Les vampires n’existent pas ? En êtes-vous si sûr ? Quel manager n’a jamais croisé, dans les couloirs ou sur Teams, l’équivalent professionnel du comte Dracula ? Celui ou celle dont on sait, dès la première seconde, qu’il va nous solliciter, champion hors catégorie de la complainte et de la confidence. Lui donner notre numéro de portable personnel, et c’est l’assurance de recevoir des centaines de SMS impromptus – "je ne te dérange pas là ? Tu me dis, j’en ai juste pour cinq secondes…" – centrés sur leur petite personne. A peine le manager l’a-t-il salué qu’il a déjà le droit au récit de sa vie, à ses intolérances alimentaires et à ses déboires sentimentaux. L’instant d’après, on en est au carnet de santé, aux plats de la belle-mère et aux vacances. Et le pire ? Ce sont ceux qu’on ne repère pas tout de suite, notamment au travail.

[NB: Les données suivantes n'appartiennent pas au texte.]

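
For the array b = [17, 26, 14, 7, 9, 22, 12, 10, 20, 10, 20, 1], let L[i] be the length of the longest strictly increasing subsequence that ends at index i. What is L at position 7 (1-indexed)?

3

dp[i] = 1 + max{dp[j] : j<i, b[j]<b[i]} (or 1 if no such j):
i:      1  2  3  4  5  6  7  8  9 10 11 12
b[i]:  17 26 14  7  9 22 12 10 20 10 20  1
dp:     1  2  1  1  2  3  3  3  4  3  4  1
At index 7 the value is 3.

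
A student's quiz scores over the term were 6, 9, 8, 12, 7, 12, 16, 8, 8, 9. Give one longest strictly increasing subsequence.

6, 9, 12, 16

Patience tails give the LIS length; then backtrack through the dp parents:
6 → extends → [6]
9 → extends → [6, 9]
8 → replaces 9 → [6, 8]
12 → extends → [6, 8, 12]
7 → replaces 8 → [6, 7, 12]
12 → already a tail → [6, 7, 12]
16 → extends → [6, 7, 12, 16]
8 → replaces 12 → [6, 7, 8, 16]
8 → already a tail → [6, 7, 8, 16]
9 → replaces 16 → [6, 7, 8, 9]
Length 4; one witness is 6, 9, 12, 16.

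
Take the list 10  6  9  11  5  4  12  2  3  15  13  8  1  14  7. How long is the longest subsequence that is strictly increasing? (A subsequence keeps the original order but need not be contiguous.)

Track the smallest tail for each achievable length (strict):
10 → extends → [10]
6 → replaces 10 → [6]
9 → extends → [6, 9]
11 → extends → [6, 9, 11]
5 → replaces 6 → [5, 9, 11]
4 → replaces 5 → [4, 9, 11]
12 → extends → [4, 9, 11, 12]
2 → replaces 4 → [2, 9, 11, 12]
3 → replaces 9 → [2, 3, 11, 12]
15 → extends → [2, 3, 11, 12, 15]
13 → replaces 15 → [2, 3, 11, 12, 13]
8 → replaces 11 → [2, 3, 8, 12, 13]
1 → replaces 2 → [1, 3, 8, 12, 13]
14 → extends → [1, 3, 8, 12, 13, 14]
7 → replaces 8 → [1, 3, 7, 12, 13, 14]
Six tails, so the longest strictly increasing subsequence has length 6 (e.g. 6, 9, 11, 12, 13, 14).

6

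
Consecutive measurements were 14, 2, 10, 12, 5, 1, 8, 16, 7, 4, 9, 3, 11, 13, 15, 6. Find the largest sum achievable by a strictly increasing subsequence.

63

Let S[i] be the best sum of a strictly increasing subsequence ending at i:
i:      1  2  3  4  5  6  7  8  9 10 11 12 13 14 15 16
a[i]:  14  2 10 12  5  1  8 16  7  4  9  3 11 13 15  6
S:     14  2 12 24  7  1 15 40 14  6 24  5 35 48 63 13
Maximum is 63 (e.g. 2 + 5 + 8 + 9 + 11 + 13 + 15).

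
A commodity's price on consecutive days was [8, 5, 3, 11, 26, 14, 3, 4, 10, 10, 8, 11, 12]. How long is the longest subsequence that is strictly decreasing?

4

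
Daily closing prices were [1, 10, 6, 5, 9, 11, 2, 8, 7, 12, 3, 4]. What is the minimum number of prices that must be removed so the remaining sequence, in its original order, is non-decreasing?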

"Ils ou elles entrent dans vos vies, parfois aussi furtivement qu’une ombre et vous ferrent, tandis que vous croyez toujours mener la danse, voire naïvement conduire le bal. Au contraire des pervers narcissiques, ils ne cherchent pas à vous détruire puisqu’ils dépendent de votre vigueur", décrit le docteur Stéphane Clerget (Les vampires psychiques, comment les reconnaître, comment leur échapper, Livre de poche 2019). A l’image de Vlad l’Empaleur, alias le comte Dracula de Bram Stoker, qui pompe l’énergie la nuit venue, ce vampire des temps modernes erre et traque ses victimes dans les couloirs de l’entreprise ou sur Teams, ne craignant ni l’ail ni le pieu : il est "capable d’aimer, pourvu qu’il soit repu", observe le psychiatre. Il joue entre l’affect et le professionnel. Mais "il n’y a pas de profil type", affirme le chercheur.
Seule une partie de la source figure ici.